Al Ball came to Santa Paula and began flying at age 13. In 1974 he started an engine repair business. As a favor to a friend, he rebuilt a Kinner, a five-cylinder radial engine that powered the Ryan PT-22 trainer during World War II. He had tapped an undiscovered market, and today he is known as the world’s leading expert on rebuilding Kinner engines. “I have a five-year backup for Kinner repairs,” he says. “Customers come from all over the U.S., Europe, and Australia. Now I have one in Mexico.”
Dan Gray, a United Airlines Boeing 777 captain, owns two spotless modern hangars off the west end of the airport. “I started when I was 14, soloed on my 16th birthday, on my 17th got my private license, 18th got my commercial and CFI [certified flight instructor] and started teaching,” he says. At 23, Gray went to work for United. “I couldn’t wait to get out of Santa Paula, because I was tired of a little town,” he confides. “About 15 years later, I couldn’t wait to come back.”

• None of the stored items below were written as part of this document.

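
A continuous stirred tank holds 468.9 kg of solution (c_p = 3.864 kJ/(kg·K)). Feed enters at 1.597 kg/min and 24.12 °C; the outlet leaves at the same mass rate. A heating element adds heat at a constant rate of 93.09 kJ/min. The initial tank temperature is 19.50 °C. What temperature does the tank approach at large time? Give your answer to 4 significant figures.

39.21 °C

M c_p dT/dt = ṁ c_p (T_in − T) + Q̇.
At steady state dT/dt = 0 ⇒ T_ss = T_in + Q̇/(ṁ c_p) = 24.12 + 93.09/(1.597·3.864) = 39.2055 °C.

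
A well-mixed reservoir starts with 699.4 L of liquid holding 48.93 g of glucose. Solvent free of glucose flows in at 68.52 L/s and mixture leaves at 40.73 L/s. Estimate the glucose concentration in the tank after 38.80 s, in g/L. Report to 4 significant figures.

0.007014 g/L

Total volume: dV/dt = Q_in − Q_out = 27.7900 L/s, so V(t) = 699.4 + 27.7900 t and V(38.80) = 1777.65 L.
No glucose enters, so dm/dt = −Q_out · (m/V).
dm/m = −Q_out dt/(V₀ + 27.7900 t); integrating gives ln(m/m₀) = −(Q_out/(Q_in−Q_out)) ln(V/V₀).
m = m₀ (V₀/V)^(Q_out/(Q_in−Q_out)) = 48.93 × (699.4/1777.65)^(1.46564) = 12.4685 g.
C = m/V = 12.4685/1777.65 = 0.00701405 g/L.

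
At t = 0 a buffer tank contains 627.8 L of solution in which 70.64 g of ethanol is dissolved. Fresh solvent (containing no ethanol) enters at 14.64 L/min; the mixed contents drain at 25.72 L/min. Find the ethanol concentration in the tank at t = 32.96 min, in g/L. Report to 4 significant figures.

0.03557 g/L

Total volume: dV/dt = Q_in − Q_out = -11.0800 L/min, so V(t) = 627.8 − 11.0800 t and V(32.96) = 262.603 L.
No ethanol enters, so dm/dt = −Q_out · (m/V).
Separate: dm/m = −Q_out dt/V(t) ⇒ ln(m/m₀) = −(Q_out/(Q_in−Q_out)) ln(V/V₀).
m = m₀ (V₀/V)^(Q_out/(Q_in−Q_out)) = 70.64 × (627.8/262.603)^(-2.32130) = 9.34091 g.
C = m/V = 9.34091/262.603 = 0.0355704 g/L.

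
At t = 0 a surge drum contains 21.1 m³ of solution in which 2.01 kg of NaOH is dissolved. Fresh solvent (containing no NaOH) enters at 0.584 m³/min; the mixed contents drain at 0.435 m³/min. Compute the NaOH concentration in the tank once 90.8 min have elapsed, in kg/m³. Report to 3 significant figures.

Let m(t) be the amount of NaOH. Volume: V(t) = V₀ + (Q_in − Q_out) t = 21.1 + 0.14900 t; V(90.8) = 34.629 m³.
Solute balance: dm/dt = 0 − Q_out C = −Q_out m/V(t).
dm/m = −Q_out dt/(V₀ + 0.14900 t); integrating gives ln(m/m₀) = −(Q_out/(Q_in−Q_out)) ln(V/V₀).
m = m₀ (V₀/V)^(Q_out/(Q_in−Q_out)) = 2.01 × (21.1/34.629)^(2.9195) = 0.47320 kg.
C = m/V = 0.47320/34.629 = 0.013665 kg/m³.

0.0137 kg/m³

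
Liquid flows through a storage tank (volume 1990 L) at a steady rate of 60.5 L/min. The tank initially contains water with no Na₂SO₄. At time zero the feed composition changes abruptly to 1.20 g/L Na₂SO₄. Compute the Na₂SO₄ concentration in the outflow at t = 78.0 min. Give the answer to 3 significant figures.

Species balance on the tank: V dC/dt = Q(C_in − C).
So dC/dt = (C_in − C)/τ with τ = V/Q = 1990/60.5 = 32.893 min.
C approaches C_in exponentially: C(t) = C_in + (C₀ − C_in) e^(−t/τ).
C(78.0) = 1.20 + (0 − 1.20)·e^(−78.0/32.893) = 1.20 + (-1.2000)·0.093354 = 1.0880 g/L.

1.09 g/L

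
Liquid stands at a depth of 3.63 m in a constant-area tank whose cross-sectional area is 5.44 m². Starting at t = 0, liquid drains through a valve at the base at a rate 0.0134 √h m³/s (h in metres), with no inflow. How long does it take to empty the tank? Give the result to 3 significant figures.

With no inflow, A dh/dt = −0.0134 √h.
This is separable: 2 d(√h)/dt = −0.0134/A, so √h = √h₀ − (0.0134/(2A)) t.
Tank is empty when √h = 0: t_empty = 2A√h₀/0.0134.
t_empty = 2·5.44·√3.63/0.0134 = 10.880·1.9053/0.0134 = 1547.0 s.

1550 s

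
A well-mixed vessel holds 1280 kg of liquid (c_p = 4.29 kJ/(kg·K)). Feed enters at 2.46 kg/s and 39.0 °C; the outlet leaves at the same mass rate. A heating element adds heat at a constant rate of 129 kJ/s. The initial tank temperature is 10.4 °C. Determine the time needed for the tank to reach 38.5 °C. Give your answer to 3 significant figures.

607 s

Unsteady energy balance on the tank contents: M c_p dT/dt = ṁ c_p (T_in − T) + 129.
τ = M/ṁ = 520.33 s; T_ss = T_in + Q̇/(ṁ c_p) = 51.224 °C.
T(t) = T_ss + (T₀ − T_ss) e^(−t/τ). Set T = 38.5:
e^(−t/τ) = (38.5 − 51.224)/(10.4 − 51.224) = 0.31167
t = −520.33 · ln(0.31167) = 606.60 s.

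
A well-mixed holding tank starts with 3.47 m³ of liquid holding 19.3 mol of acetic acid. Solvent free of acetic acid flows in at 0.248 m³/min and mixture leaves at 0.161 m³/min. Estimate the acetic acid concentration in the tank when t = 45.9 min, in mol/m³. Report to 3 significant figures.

0.627 mol/m³

Total volume: dV/dt = Q_in − Q_out = 0.087000 m³/min, so V(t) = 3.47 + 0.087000 t and V(45.9) = 7.4633 m³.
No acetic acid enters, so dm/dt = −Q_out · (m/V).
dm/m = −Q_out dt/(V₀ + 0.087000 t); integrating gives ln(m/m₀) = −(Q_out/(Q_in−Q_out)) ln(V/V₀).
m = m₀ (V₀/V)^(Q_out/(Q_in−Q_out)) = 19.3 × (3.47/7.4633)^(1.8506) = 4.6779 mol.
C = m/V = 4.6779/7.4633 = 0.62679 mol/m³.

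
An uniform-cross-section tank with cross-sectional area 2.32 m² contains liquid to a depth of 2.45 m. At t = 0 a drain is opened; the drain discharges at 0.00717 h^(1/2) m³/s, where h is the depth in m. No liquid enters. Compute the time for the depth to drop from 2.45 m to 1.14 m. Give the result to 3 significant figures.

322 s

With no inflow, A dh/dt = −0.00717 √h.
Separate and integrate: 2(√h − √h₀) = −(0.00717/A) t.
t = 2A(√h₀ − √h)/0.00717 = 2·2.32·(√2.45 − √1.14)/0.00717
  = 4.6400 × (1.5652 − 1.0677) / 0.00717 = 321.98 s.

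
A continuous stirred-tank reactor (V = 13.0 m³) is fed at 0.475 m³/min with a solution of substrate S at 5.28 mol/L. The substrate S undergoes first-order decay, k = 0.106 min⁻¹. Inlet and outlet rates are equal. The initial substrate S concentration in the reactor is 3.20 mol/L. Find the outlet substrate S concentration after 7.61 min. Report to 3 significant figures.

V dC/dt = Q(C_in − C) − k V C.
dC/dt = (Q/V) C_in − (Q/V + k) C; effective rate a = Q/V + k = 0.036538 + 0.106 = 0.14254 min⁻¹.
C_ss = Q C_in/(Q + kV) = 1.3535 mol/L; C(t) = C_ss + (C₀ − C_ss) e^(−a t).
C(7.61) = 1.3535 + (1.8465)·e^(−0.14254·7.61) = 1.3535 + (1.8465)·0.33800 = 1.9776 mol/L.

1.98 mol/L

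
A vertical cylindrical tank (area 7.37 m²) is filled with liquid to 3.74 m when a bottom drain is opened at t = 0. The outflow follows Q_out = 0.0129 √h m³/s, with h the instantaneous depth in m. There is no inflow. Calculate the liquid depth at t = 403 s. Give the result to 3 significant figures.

A dh/dt = −Q_out = −0.0129 √h.
∫ h^(−1/2) dh = −(0.0129/A) ∫ dt, giving 2√h = 2√h₀ − (0.0129/A) t.
√h = √3.74 − 0.0129·403/(2·7.37) = 1.9339 − 0.35269 = 1.5812.
h = 1.5812² = 2.5002 m.

2.50 m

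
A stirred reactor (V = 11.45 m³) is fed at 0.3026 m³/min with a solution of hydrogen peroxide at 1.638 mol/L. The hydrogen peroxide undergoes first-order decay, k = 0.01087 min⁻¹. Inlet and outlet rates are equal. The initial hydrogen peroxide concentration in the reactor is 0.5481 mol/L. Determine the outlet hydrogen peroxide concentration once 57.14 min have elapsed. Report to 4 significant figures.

Species balance: V dC/dt = Q C_in − Q C − k V C.
This is linear with rate a = Q/V + k = 0.0372979 min⁻¹.
C_ss = Q C_in/(Q + kV) = 1.16063 mol/L; C(t) = C_ss + (C₀ − C_ss) e^(−a t).
C(57.14) = 1.16063 + (-0.612526)·e^(−0.0372979·57.14) = 1.16063 + (-0.612526)·0.118694 = 1.08792 mol/L.

1.088 mol/L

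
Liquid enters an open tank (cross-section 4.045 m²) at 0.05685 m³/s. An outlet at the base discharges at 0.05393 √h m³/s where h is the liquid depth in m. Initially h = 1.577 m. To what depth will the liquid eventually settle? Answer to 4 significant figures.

Volume balance on the tank: A dh/dt = Q_in − 0.05393 √h. At steady state dh/dt = 0:
Q_in = 0.05393 √h_ss ⇒ √h_ss = 0.05685/0.05393 = 1.05414.
h_ss = 1.05414² = 1.11122 m. (Since h₀ = 1.577 m > h_ss, the level will fall toward this value.)

1.111 m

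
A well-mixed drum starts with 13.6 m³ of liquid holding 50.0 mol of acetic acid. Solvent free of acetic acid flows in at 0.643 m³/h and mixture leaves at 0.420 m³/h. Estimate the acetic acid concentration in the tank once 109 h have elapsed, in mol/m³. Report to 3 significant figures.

Let m(t) be the amount of acetic acid. Volume: V(t) = V₀ + (Q_in − Q_out) t = 13.6 + 0.22300 t; V(109) = 37.907 m³.
Species balance (pure solvent in): dm/dt = −Q_out · m/V(t).
dm/m = −Q_out dt/(V₀ + 0.22300 t); integrating gives ln(m/m₀) = −(Q_out/(Q_in−Q_out)) ln(V/V₀).
m = m₀ (V₀/V)^(Q_out/(Q_in−Q_out)) = 50.0 × (13.6/37.907)^(1.8834) = 7.2529 mol.
C = m/V = 7.2529/37.907 = 0.19133 mol/m³.

0.191 mol/m³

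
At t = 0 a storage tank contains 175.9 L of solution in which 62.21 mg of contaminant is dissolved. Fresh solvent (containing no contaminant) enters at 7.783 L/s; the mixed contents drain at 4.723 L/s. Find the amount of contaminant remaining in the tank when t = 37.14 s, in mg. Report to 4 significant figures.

Let m(t) be the amount of contaminant. Volume: V(t) = V₀ + (Q_in − Q_out) t = 175.9 + 3.06000 t; V(37.14) = 289.548 L.
Species balance (pure solvent in): dm/dt = −Q_out · m/V(t).
Separate: dm/m = −Q_out dt/V(t) ⇒ ln(m/m₀) = −(Q_out/(Q_in−Q_out)) ln(V/V₀).
m = m₀ (V₀/V)^(Q_out/(Q_in−Q_out)) = 62.21 × (175.9/289.548)^(1.54346) = 28.8250 mg.

28.82 mg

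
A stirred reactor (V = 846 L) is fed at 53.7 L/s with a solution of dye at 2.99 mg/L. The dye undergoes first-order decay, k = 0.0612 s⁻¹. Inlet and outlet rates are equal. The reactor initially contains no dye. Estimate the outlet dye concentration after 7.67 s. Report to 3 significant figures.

0.937 mg/L

Accumulation = in − out − consumed: V dC/dt = Q C_in − Q C − k V C.
This is linear with rate a = Q/V + k = 0.12468 s⁻¹.
C_ss = Q C_in/(Q + kV) = 1.5223 mg/L; C(t) = C_ss + (C₀ − C_ss) e^(−a t).
C(7.67) = 1.5223 + (-1.5223)·e^(−0.12468·7.67) = 1.5223 + (-1.5223)·0.38433 = 0.93723 mg/L.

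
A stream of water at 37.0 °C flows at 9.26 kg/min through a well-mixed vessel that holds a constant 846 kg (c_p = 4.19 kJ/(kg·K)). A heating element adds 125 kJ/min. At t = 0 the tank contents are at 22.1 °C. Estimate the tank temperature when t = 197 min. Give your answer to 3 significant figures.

38.1 °C

M c_p dT/dt = ṁ c_p (T_in − T) + Q̇.
τ = M/ṁ = 91.361 min; T_ss = T_in + Q̇/(ṁ c_p) = 37.0 + 125/(9.26·4.19) = 40.222 °C.
Solution: T(t) = T_ss + (T₀ − T_ss) e^(−t/τ).
T(197) = 40.222 + (-18.122)·e^(−197/91.361) = 40.222 + (-18.122)·0.11575 = 38.124 °C.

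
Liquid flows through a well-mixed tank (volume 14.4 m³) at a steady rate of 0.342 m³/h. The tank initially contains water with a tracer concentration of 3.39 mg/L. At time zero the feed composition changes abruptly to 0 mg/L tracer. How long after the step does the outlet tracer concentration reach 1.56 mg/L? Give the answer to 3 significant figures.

Unsteady species balance (constant V, well mixed): V dC/dt = Q(C_in − C), so τ = V/Q = 42.105 h.
C(t) = C_in + (C₀ − C_in) e^(−t/τ). Set C = 1.56 and solve for t:
e^(−t/τ) = (C − C_in)/(C₀ − C_in) = (1.56 − 0)/(3.39 − 0) = 0.46018
t = −τ ln(…) = 42.105 × 0.77614 = 32.680 h.

32.7 h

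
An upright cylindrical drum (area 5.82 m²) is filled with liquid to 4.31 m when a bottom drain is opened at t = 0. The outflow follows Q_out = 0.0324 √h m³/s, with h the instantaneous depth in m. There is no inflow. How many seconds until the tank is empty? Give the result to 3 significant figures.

746 s

A dh/dt = −Q_out = −0.0324 √h.
Separate and integrate: 2(√h − √h₀) = −(0.0324/A) t.
Tank is empty when √h = 0: t_empty = 2A√h₀/0.0324.
t_empty = 2·5.82·√4.31/0.0324 = 11.640·2.0761/0.0324 = 745.84 s.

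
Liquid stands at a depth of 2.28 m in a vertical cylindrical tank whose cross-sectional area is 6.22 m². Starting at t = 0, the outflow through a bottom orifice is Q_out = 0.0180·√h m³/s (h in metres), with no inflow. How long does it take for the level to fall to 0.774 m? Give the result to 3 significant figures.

436 s

Unsteady balance on liquid volume: A dh/dt = −0.0180 √h.
∫ h^(−1/2) dh = −(0.0180/A) ∫ dt, giving 2√h = 2√h₀ − (0.0180/A) t.
t = 2A(√h₀ − √h)/0.0180 = 2·6.22·(√2.28 − √0.774)/0.0180
  = 12.440 × (1.5100 − 0.87977) / 0.0180 = 435.53 s.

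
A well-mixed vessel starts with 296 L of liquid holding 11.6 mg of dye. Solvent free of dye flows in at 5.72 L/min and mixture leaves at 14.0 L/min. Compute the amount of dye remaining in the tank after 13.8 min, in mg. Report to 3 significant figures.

5.08 mg

Total volume: dV/dt = Q_in − Q_out = -8.2800 L/min, so V(t) = 296 − 8.2800 t and V(13.8) = 181.74 L.
Solute balance: dm/dt = 0 − Q_out C = −Q_out m/V(t).
dm/m = −Q_out dt/(V₀ − 8.2800 t); integrating gives ln(m/m₀) = −(Q_out/(Q_in−Q_out)) ln(V/V₀).
m = m₀ (V₀/V)^(Q_out/(Q_in−Q_out)) = 11.6 × (296/181.74)^(-1.6908) = 5.0846 mg.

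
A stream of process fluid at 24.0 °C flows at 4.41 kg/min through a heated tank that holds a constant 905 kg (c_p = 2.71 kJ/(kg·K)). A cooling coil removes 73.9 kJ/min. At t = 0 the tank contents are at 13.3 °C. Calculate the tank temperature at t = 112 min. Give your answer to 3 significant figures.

15.2 °C

M c_p dT/dt = ṁ c_p (T_in − T) − Q̇.
Rearrange: dT/dt = (T_ss − T)/τ with τ = M/ṁ = 205.22 min and T_ss = T_in − Q̇/(ṁ c_p) = 17.816 °C.
Solution: T(t) = T_ss + (T₀ − T_ss) e^(−t/τ).
T(112) = 17.816 + (-4.5165)·e^(−112/205.22) = 17.816 + (-4.5165)·0.57940 = 15.200 °C.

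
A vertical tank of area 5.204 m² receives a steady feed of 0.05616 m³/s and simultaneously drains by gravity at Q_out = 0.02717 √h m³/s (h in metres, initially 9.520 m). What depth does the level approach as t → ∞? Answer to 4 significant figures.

4.272 m

Level balance: A dh/dt = 0.05616 − 0.02717 √h. Setting dh/dt = 0:
Q_in = 0.02717 √h_ss ⇒ √h_ss = 0.05616/0.02717 = 2.06699.
h_ss = 2.06699² = 4.27243 m. (Since h₀ = 9.520 m > h_ss, the level will fall toward this value.)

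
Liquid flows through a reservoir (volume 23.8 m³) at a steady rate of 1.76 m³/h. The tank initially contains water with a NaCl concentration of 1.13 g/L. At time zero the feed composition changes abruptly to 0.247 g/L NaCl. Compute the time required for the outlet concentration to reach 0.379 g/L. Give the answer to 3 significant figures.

25.7 h

Species balance: V dC/dt = Q(C_in − C) ⇒ τ = V/Q = 13.523 h.
C(t) = C_in + (C₀ − C_in) e^(−t/τ). Set C = 0.379 and solve for t:
e^(−t/τ) = (C − C_in)/(C₀ − C_in) = (0.379 − 0.247)/(1.13 − 0.247) = 0.14949
t = −τ ln(…) = 13.523 × 1.9005 = 25.700 h.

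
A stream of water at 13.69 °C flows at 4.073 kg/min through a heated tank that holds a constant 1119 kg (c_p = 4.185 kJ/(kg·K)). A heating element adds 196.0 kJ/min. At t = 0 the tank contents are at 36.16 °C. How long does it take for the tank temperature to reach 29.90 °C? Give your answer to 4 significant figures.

232.2 min

Energy balance: M c_p dT/dt = ṁ c_p (T_in − T) + 196.0.
τ = M/ṁ = 274.736 min; T_ss = T_in + Q̇/(ṁ c_p) = 25.1886 °C.
T(t) = T_ss + (T₀ − T_ss) e^(−t/τ). Set T = 29.90:
e^(−t/τ) = (29.90 − 25.1886)/(36.16 − 25.1886) = 0.429424
t = −274.736 · ln(0.429424) = 232.237 min.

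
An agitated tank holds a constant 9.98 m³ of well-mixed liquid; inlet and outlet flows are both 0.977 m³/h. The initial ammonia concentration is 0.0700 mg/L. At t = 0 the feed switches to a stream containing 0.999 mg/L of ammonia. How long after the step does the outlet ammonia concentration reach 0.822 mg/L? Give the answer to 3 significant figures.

Species balance on the tank: V dC/dt = Q(C_in − C), so τ = V/Q = 10.215 h.
C(t) = C_in + (C₀ − C_in) e^(−t/τ). Set C = 0.822 and solve for t:
e^(−t/τ) = (C − C_in)/(C₀ − C_in) = (0.822 − 0.999)/(0.0700 − 0.999) = 0.19053
t = −τ ln(…) = 10.215 × 1.6580 = 16.936 h.

16.9 h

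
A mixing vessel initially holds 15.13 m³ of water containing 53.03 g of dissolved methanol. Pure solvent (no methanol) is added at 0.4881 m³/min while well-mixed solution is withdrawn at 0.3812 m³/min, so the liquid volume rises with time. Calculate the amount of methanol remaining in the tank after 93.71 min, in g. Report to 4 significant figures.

8.663 g

Total volume: dV/dt = Q_in − Q_out = 0.106900 m³/min, so V(t) = 15.13 + 0.106900 t and V(93.71) = 25.1476 m³.
Solute balance: dm/dt = 0 − Q_out C = −Q_out m/V(t).
dm/m = −Q_out dt/(V₀ + 0.106900 t); integrating gives ln(m/m₀) = −(Q_out/(Q_in−Q_out)) ln(V/V₀).
m = m₀ (V₀/V)^(Q_out/(Q_in−Q_out)) = 53.03 × (15.13/25.1476)^(3.56595) = 8.66299 g.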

When he returned, he started Aviation F/X, which for several years built radio-controlled flying models for television commercials and such movies as Flight of the Intruder and Black Angel. “Most of the ones I made got blown up,” he says. Gray has now switched to building full-scale aircraft kits. “I’ve built seven full-sized airplanes,” he says. “It’s good for me to get out here and work on airplanes all day.” He appreciates the diversity at Santa Paula: “If you want an expert in any field, you can find one here. The best welder in the world [Mike Jewett] is at Santa Paula and so is one of the best paint shops [Santa Paula Aircraft Painting] in the country.”
Dan Torrey, proprietor of MARS Aviation, is probably the nation’s leading specialist in Bellanca airplanes. MARS stands for Mobile Aircraft Repair Service: If you can’t bring in your aircraft, Torrey will come to you. “I have owners all over the West,” he says, “and some customers come over from Phoenix, Arizona, just for an oil change. I’m so busy now, the minute I push an airplane out of the hangar, I’m waiting for another one to come in. I have airplanes stashed in hangars all over the airport in different stages of restoration.”
Though Santa Paula’s hangars are filled with antique airplanes, their numbers were once even higher. Some that were restored and flown here have drifted off to museums around the country. At the same time, much of the energy and creativity at Santa Paula have been channeled into more modern aircraft. Lancair, the popular kit maker, started at Santa Paula but outgrew the airport several years ago and moved operations to Oregon. In one of Dan Gray’s hangars sits a bright red Legend, a kitplane he built and kept for himself. Capable of 300 mph, it is arguably the hottest airplane at the airport.
Vicki Cruse, a member of the U.S. unlimited aerobatic team, keeps her Edge 540 here. Santa Paula has long been a center for aerobatic training, due in large part to Mike Dewey and to Rich Stowell, who runs the Aviation Learning Center, where he teaches spin recovery and aerobatics. His course is known worldwide and each year draws a contingent of Japanese pilots. Dewey’s and Stowell’s businesses are helped by the presence of a designated aerobatic airspace three miles east of the runway.